E como isso seja claro pode ser visto. Pois tudo o que tem a relação entre si, de modo que um é a causa de ser do outro, aquele que tem a razão de causa pode ter ser sem o outro, mas não se inverte. Tal é a relação entre matéria e forma, pois a forma dá ser à matéria. Portanto, é impossível existir matéria sem alguma forma. No entanto, não é impossível existir alguma forma sem matéria. A forma, de fato, não tem em sua própria essência uma dependência da matéria, mas se algumas formas forem encontradas, que não podem existir senão na matéria, isso ocorre a elas na medida em que estão distantes do primeiro princípio, que é o ato primeiro e puro. Portanto, aquelas formas que são as mais próximas do primeiro princípio são formas que existem por si mesmas, sem matéria (pois uma forma, segundo todo o seu gênero, não necessita de matéria, como foi dito), e essas formas são as inteligências. Portanto, não é necessário que as essências ou quiddidades dessas substâncias sejam diferentes da própria forma.
Dessa maneira, portanto, difere a essência da substância composta da substância simples, pois a essência da substância composta não é apenas forma, mas inclui forma e matéria; já a essência da substância simples é somente forma.

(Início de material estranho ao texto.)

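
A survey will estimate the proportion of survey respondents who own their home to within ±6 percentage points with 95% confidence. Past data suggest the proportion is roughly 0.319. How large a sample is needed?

For a proportion with margin E = 0.06 at 95% confidence, z = 1.960.
n = p̂(1−p̂)(z/E)² = 0.319 × 0.681 × (1.960/0.06)² = 231.82
Round up: n = 232.

232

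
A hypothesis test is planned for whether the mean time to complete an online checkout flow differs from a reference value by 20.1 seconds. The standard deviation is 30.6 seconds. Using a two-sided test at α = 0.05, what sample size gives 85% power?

For a one-sample z-test, n = ((z_{α/2} + z_β)·σ/δ)².
z_{α/2} = 1.960 (two-sided α = 0.05); z_β = 1.036 (power 85% → β = 0.15).
n = (2.996 × 30.6 / 20.1)² = 20.80
Round up: n = 21.

21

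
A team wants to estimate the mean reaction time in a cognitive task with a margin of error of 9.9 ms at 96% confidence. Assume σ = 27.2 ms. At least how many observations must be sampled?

For a mean, the margin of error is E = z·σ/√n, so n = (zσ/E)².
At 96% confidence, z = 2.054.
n = (2.054 × 27.2 / 9.9)² = 31.85
Round up: n = 32.

32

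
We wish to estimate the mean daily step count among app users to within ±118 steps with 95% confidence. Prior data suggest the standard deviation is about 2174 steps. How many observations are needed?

For a mean, the margin of error is E = z·σ/√n, so n = (zσ/E)².
At 95% confidence, z = 1.960.
n = (1.960 × 2174 / 118)² = 1303.97
Round up: n = 1304.

n = 1304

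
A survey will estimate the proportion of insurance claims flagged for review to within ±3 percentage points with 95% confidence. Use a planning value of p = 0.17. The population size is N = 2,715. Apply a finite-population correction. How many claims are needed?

For a proportion with margin E = 0.03 at 95% confidence, z = 1.960.
n = p̂(1−p̂)(z/E)² = 0.17 × 0.83 × (1.960/0.03)² = 602.28 — call this n₀.
Finite-population correction with N = 2,715: n = n₀ / (1 + (n₀−1)/N) = 602.28 / 1.221 = 493.27
Round up: n = 494.

494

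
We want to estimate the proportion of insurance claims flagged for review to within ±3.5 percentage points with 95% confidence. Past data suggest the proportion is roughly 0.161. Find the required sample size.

For a proportion with margin E = 0.035 at 95% confidence, z = 1.960.
n = p̂(1−p̂)(z/E)² = 0.161 × 0.839 × (1.960/0.035)² = 423.61
Round up: n = 424.

n = 424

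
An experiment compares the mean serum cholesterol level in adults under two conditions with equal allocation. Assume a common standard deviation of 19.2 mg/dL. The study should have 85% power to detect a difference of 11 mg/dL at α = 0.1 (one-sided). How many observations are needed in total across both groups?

For two equal groups, n per group = 2·((z_α + z_β)·σ/δ)².
z_α = 1.282; z_β = 1.036 (power 85%).
n = 2 × (2.318 × 19.2 / 11)² = 2 × 16.37 = 32.74
Round up: n = 33 per group.
Total across both groups: 2 × 33 = 66.

66 total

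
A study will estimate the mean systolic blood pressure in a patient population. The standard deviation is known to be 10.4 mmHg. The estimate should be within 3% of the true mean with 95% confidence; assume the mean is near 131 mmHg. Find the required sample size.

For a mean, the margin of error is E = z·σ/√n, so n = (zσ/E)².
At 95% confidence, z = 1.960.
E = 3% of 131 = 3.93 mmHg.
n = (1.960 × 10.4 / 3.93)² = 26.90
Round up: n = 27.

27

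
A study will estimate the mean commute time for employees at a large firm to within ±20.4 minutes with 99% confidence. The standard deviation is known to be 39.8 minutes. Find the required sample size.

For a mean, the margin of error is E = z·σ/√n, so n = (zσ/E)².
At 99% confidence, z = 2.576.
n = (2.576 × 39.8 / 20.4)² = 25.26
Round up: n = 26.

n = 26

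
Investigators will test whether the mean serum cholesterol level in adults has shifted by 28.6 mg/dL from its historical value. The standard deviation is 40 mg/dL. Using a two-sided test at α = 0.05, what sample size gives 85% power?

18

For a one-sample z-test, n = ((z_{α/2} + z_β)·σ/δ)².
z_{α/2} = 1.960 (two-sided α = 0.05); z_β = 1.036 (power 85% → β = 0.15).
n = (2.996 × 40 / 28.6)² = 17.56
Round up: n = 18.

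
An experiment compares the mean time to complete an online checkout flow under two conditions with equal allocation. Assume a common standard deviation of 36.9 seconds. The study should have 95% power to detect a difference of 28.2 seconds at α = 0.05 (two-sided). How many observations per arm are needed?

45 per group

For two equal groups, n per group = 2·((z_{α/2} + z_β)·σ/δ)².
z_{α/2} = 1.960; z_β = 1.645 (power 95%).
n = 2 × (3.605 × 36.9 / 28.2)² = 2 × 22.25 = 44.50
Round up: n = 45 per group.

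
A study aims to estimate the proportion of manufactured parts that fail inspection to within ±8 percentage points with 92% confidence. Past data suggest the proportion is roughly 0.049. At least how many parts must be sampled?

23

For a proportion with margin E = 0.08 at 92% confidence, z = 1.751.
n = p̂(1−p̂)(z/E)² = 0.049 × 0.951 × (1.751/0.08)² = 22.32
Round up: n = 23.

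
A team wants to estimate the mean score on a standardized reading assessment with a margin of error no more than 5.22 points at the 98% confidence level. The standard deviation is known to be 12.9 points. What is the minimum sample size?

For a mean, the margin of error is E = z·σ/√n, so n = (zσ/E)².
At 98% confidence, z = 2.326.
n = (2.326 × 12.9 / 5.22)² = 33.04
Round up: n = 34.

34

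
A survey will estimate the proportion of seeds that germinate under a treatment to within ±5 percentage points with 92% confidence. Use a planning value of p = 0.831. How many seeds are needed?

For a proportion with margin E = 0.05 at 92% confidence, z = 1.751.
n = p̂(1−p̂)(z/E)² = 0.831 × 0.169 × (1.751/0.05)² = 172.23
Round up: n = 173.

173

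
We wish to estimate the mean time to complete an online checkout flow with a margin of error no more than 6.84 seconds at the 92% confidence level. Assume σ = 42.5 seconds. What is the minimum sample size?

For a mean, the margin of error is E = z·σ/√n, so n = (zσ/E)².
At 92% confidence, z = 1.751.
n = (1.751 × 42.5 / 6.84)² = 118.37
Round up: n = 119.

119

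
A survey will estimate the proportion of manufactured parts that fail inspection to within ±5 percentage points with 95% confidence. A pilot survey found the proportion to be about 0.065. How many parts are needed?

n = 94

For a proportion with margin E = 0.05 at 95% confidence, z = 1.960.
n = p̂(1−p̂)(z/E)² = 0.065 × 0.935 × (1.960/0.05)² = 93.39
Round up: n = 94.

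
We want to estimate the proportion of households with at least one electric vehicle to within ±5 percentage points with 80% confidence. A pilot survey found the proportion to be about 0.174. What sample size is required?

For a proportion with margin E = 0.05 at 80% confidence, z = 1.282.
n = p̂(1−p̂)(z/E)² = 0.174 × 0.826 × (1.282/0.05)² = 94.49
Round up: n = 95.

n = 95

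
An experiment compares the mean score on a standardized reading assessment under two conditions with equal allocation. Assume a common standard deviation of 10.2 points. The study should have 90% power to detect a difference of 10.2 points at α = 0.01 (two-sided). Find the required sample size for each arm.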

E disso derivam duas outras diferenças: uma é que a essência da substância composta pode ser significada como um todo ou como parte, o que ocorre devido à designação da matéria, como foi dito. E por isso, a essência da coisa composta não pode ser predicada da coisa composta de qualquer maneira; não se pode dizer que o homem é a sua quiddidade. Mas a essência da coisa simples, que é a sua forma, não pode ser significada senão como um todo, uma vez que não há nada ali além da forma como forma que recebe; e, portanto, de qualquer maneira que se tome a essência da substância simples, ela é predicada dela. Daí Avicebron diz que a quiddidade do simples é o simples em si, porque não é outra coisa que recebe a si mesma.

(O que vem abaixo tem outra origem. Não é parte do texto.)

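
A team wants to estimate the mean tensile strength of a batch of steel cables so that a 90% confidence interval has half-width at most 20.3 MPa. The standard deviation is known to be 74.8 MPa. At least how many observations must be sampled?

n = 37

For a mean, the margin of error is E = z·σ/√n, so n = (zσ/E)².
At 90% confidence, z = 1.645.
n = (1.645 × 74.8 / 20.3)² = 36.74
Round up: n = 37.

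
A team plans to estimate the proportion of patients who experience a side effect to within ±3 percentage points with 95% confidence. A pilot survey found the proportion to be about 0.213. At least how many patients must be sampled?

716

For a proportion with margin E = 0.03 at 95% confidence, z = 1.960.
n = p̂(1−p̂)(z/E)² = 0.213 × 0.787 × (1.960/0.03)² = 715.52
Round up: n = 716.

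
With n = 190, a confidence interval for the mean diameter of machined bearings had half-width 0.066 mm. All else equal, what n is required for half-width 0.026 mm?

Margin of error scales as 1/√n, so n₂ = n₁·(E₁/E₂)².
n₂ = 190 × (0.066/0.026)² = 190 × 6.444 = 1224.36
Round up: n₂ = 1225.

1225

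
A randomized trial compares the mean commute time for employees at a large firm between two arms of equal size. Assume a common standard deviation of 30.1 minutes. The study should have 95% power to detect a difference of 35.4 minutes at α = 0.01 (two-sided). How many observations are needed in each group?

For two equal groups, n per group = 2·((z_{α/2} + z_β)·σ/δ)².
z_{α/2} = 2.576; z_β = 1.645 (power 95%).
n = 2 × (4.221 × 30.1 / 35.4)² = 2 × 12.88 = 25.76
Round up: n = 26 per group.

26 per group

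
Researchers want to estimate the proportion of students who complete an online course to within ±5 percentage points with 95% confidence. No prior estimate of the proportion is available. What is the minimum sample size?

For a proportion with margin E = 0.05 at 95% confidence, z = 1.960.
With no prior estimate, use p = 0.5, which maximizes p(1−p) at 0.25.
n = 0.25 × (z/E)² = 0.25 × (1.960/0.05)² = 384.16
Round up: n = 385.

385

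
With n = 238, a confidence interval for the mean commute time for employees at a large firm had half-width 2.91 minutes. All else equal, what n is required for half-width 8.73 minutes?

Margin of error scales as 1/√n, so n₂ = n₁·(E₁/E₂)².
n₂ = 238 × (2.91/8.73)² = 238 × 0.1111 = 26.44
Round up: n₂ = 27.

27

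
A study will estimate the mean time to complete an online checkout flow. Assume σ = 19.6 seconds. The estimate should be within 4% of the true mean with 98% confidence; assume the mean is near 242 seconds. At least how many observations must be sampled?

23

For a mean, the margin of error is E = z·σ/√n, so n = (zσ/E)².
At 98% confidence, z = 2.326.
E = 4% of 242 = 9.68 seconds.
n = (2.326 × 19.6 / 9.68)² = 22.18
Round up: n = 23.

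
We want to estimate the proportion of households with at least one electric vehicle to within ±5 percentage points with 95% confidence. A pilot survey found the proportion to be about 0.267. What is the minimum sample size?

For a proportion with margin E = 0.05 at 95% confidence, z = 1.960.
n = p̂(1−p̂)(z/E)² = 0.267 × 0.733 × (1.960/0.05)² = 300.74
Round up: n = 301.

301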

A segunda diferença é que as essências das coisas compostas, por serem recebidas na matéria designada, se multiplicam segundo a divisão desta, de modo que é possível que algumas sejam idênticas em espécie e diversas em número. Mas como a essência do simples não é recebida na matéria, não pode haver tal multiplicação; e, portanto, deve ser que não se encontrem nessas substâncias vários indivíduos da mesma espécie, mas quantos forem os indivíduos, tantas serão as espécies, como Avicebron diz expressamente.
Assim, essas substâncias, embora sejam apenas formas sem matéria, não têm em si uma simplicidade absoluta, nem são atos puros, mas possuem uma mistura de potência. E isso é assim evidente.